Smile


Ideal 2. Rebel.


Everything in his life was regimented.

From the day he was born, everything existed in perfect order. Little boys were strings of numbers that walked down pure white hallways to pure white rooms. Grey was the only break in the line of white, though sometimes it was spattered with bits of electronic aquamarine. Little boys with little faces, all the same, led around by white creatures with grey galaxies in their eyes and assonating voices. There was no color inside the buildings, the labs, the barracks.

As he grew older, the sound of methodical marching joined the blankness of the white; it was steady, rhythmic, soothing. The regularity felt safe, secure. Days were a steady march through time, of waking early, to pass through white corridors into white training halls, then to white cafeterias for grayish food and pale blue milk. The tramp of little boys' footsteps grew heavier with time, as the bodies the feet carried put on weight and bulk, muscle and sinew and names. But the order of the day never varied: wake, dress, train, eat, train, eat, train, undress, sleep.

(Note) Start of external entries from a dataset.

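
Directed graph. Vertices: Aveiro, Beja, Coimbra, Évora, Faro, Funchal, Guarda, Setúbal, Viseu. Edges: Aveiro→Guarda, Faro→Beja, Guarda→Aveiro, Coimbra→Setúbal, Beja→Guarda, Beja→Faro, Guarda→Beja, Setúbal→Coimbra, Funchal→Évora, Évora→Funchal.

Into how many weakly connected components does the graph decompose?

From Aveiro: component {Aveiro, Beja, Faro, Guarda}.
From Coimbra: component {Coimbra, Setúbal}.
From Évora: component {Évora, Funchal}.
From Viseu: component {Viseu}.
That's 4 components.

4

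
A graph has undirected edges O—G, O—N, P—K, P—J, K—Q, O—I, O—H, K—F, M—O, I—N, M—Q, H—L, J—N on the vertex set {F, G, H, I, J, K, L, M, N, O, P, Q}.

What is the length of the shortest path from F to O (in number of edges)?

Distance 0: F.
Distance 1: K.
Distance 2: P, Q.
Distance 3: J, M.
Distance 4: N, O — contains O.

4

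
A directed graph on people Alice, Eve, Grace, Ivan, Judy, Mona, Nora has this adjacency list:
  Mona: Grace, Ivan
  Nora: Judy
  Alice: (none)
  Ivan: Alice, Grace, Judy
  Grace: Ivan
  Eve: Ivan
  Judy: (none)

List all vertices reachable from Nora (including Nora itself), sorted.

Start at Nora.
Its neighbours: Judy.
Nothing further is reachable.

Judy, Nora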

Names were precious at first. They were little acts of defiance in the face of the dull rhythms of daily life. Little boys whispered them to each other quietly with wide eyes, half afraid they would be scolded for daring to be more than strings of numbers. Even as those little bits of uniqueness were ignored by the teachers and technicians and geneticists, the days drilled on as they always had.

Even those taken for special training, command training, independence training, were taught the same. There were days he wondered if the individuality, the creativity, he'd been taught to utilize in command, was simply another way of molding his mind, his personality, his thoughts and opinions. He was made from the same grey clay as every other, and even those in special training were receiving the same special training to become the same kind of independent.

He was always grounded by the life of a clone.

Above him, she was flying through the air, weapons drawn. Twisting, feet slowly rising overhead as she vaulted into the fight, her bright orange body served as a perfect contrast to the pale blue of a cloudless desert sky. She never moved with the steady regularity of soldiers. Every motion was fast, startling, swift. No movement wasted, and all of it light and irregular, perfect and deadly.

They were not where they were supposed to be, but he followed her orders and followed her into battle, and wanted to know what it felt like to rebel against gravity and orders, and defy every rule there should be in the galaxy, from gravity to hierarchy to expectations.

He feared for her, for the day her rebelliousness would not be the thing to make her fly, but rather the thing to bring her down.

But until that day, she would burn bright and beautiful and above, and Rex would think to himself that maybe she would never be contained.

And he would aspire to be the same.


I wanted to write something like this for awhile, and couldn't quite get the right setting/tone in my head. After 'Princess' randomly wrote itself, this came to mind. I love how Clone Wars has been presenting us with some strong female characters to cheer for, and I'm glad we've got headstrong Ahsoka around.